28.1 The Terms of Reference require the Inquiry to report on whether, and to what extent, a regulatory framework is needed to protect the privacy of human genetic samples and information in a number of contexts, including insurance. Chapters 7 and 8 examine the legal framework for the protection of genetic privacy generally and make a number of recommendations intended to promote greater harmony across Australian jurisdictions and to ensure that privacy laws apply to both genetic samples and information. This chapter considers whether those privacy laws provide sufficient protection for genetic information in the context of insurance.
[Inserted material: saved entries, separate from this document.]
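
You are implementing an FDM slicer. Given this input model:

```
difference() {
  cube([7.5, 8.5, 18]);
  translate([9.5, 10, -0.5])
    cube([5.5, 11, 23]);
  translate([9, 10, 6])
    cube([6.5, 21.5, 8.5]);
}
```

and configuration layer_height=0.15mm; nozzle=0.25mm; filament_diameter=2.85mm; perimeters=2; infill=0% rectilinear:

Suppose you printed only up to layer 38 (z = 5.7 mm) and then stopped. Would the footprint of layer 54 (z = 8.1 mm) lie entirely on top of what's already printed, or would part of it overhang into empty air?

Compare the two slices. At z = 5.7: the 7.5×8.5 cube contributes its full rectangle (area 63.75 mm²); the 5.5×11 cube at (9.5, 10) contributes its full rectangle (area 60.50 mm²); the cube at (9, 10) is not intersected at this z (z outside [6, 14.5]); Subtracting the remaining from the first: starting from the 7.5×8.5 cube (63.75 mm²), the 5.5×11 cube at (9.5, 10) misses the remaining region (no effect) — area = 63.75 mm². At z = 8.1: the cube is present — its section is the full 7.5×8.5 rectangle (area 63.75 mm²); the 5.5×11 cube at (9.5, 10) contributes its full rectangle (area 60.50 mm²); the cube at (9, 10) (footprint 6.5×21.5) is included at this height (area 139.75 mm²); Subtracting the remaining from the first: starting from the 7.5×8.5 cube (63.75 mm²), the 5.5×11 cube at (9.5, 10) misses the remaining region (no effect); the 6.5×21.5 cube at (9, 10) misses the remaining region (no effect) — area = 63.75 mm². Checking containment: the cross-section at z = 8.1 is a subset of the cross-section at z = 5.7.

entirely on top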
28.2 Chapters 25, 26 and 27 discuss what genetic information is collected by insurers, the way in which it is used to underwrite insurance policies, and problems that can arise from that use, including possible unlawful discrimination. That discussion focuses on the underwriting of mutually rated insurance in which health information is collected and used, such as life insurance. Privacy issues can arise, however, in relation to both mutually rated and community rated insurance. Health insurers in both the public and private sectors also collect health information. For example, the Health Insurance Commission collects health data in the course of administering Medicare payments for medical services and private health insurers collect health information in relation to pre-existing conditions.

28.3 The privacy of health information held by health insurers is protected by a number of laws. Public sector organisations that administer programs at the federal level, such as the Health Insurance Commission, are bound by the Information Privacy Principles under the Privacy Act 1988 (Cth) (Privacy Act), as well as by guidelines issued by the Office of the Federal Privacy Commissioner (OFPC) pursuant to the National Health Act 1953 (Cth).[1] Private sector health insurers are governed by the private sector provisions of the Privacy Act. These are discussed further below.

28.4 Submissions received by the Inquiry did not raise concerns in relation to the privacy of genetic information collected in relation to health insurance. However, while the discussion in this chapter focuses on mutually rated life and general insurance, the recommendations made in this chapter are intended to apply to private sector insurers generally.

28.5 Submissions received by the Inquiry did not indicate the existence of major inadequacies in the regulatory framework for protecting the privacy of genetic information in insurance. The OFPC has received a number of complaints in relation to the information handling practices of private sector insurers but is generally of the view, as noted in DP 66, that there is a developed awareness of privacy principles and appropriate personal information handling practices across the insurance industry in Australia.[2] It appears that both the Insurance Council of Australia (ICA) and the Investment and Financial Services Association (IFSA) have been active in promoting these principles to their members and in contributing to the development of sound practices in the insurance industry.

[1] Office of the Federal Privacy Commissioner, Submission G143, 22 March 2002.

[2] Office of the Federal Privacy Commissioner, Submission G294, 6 January 2003.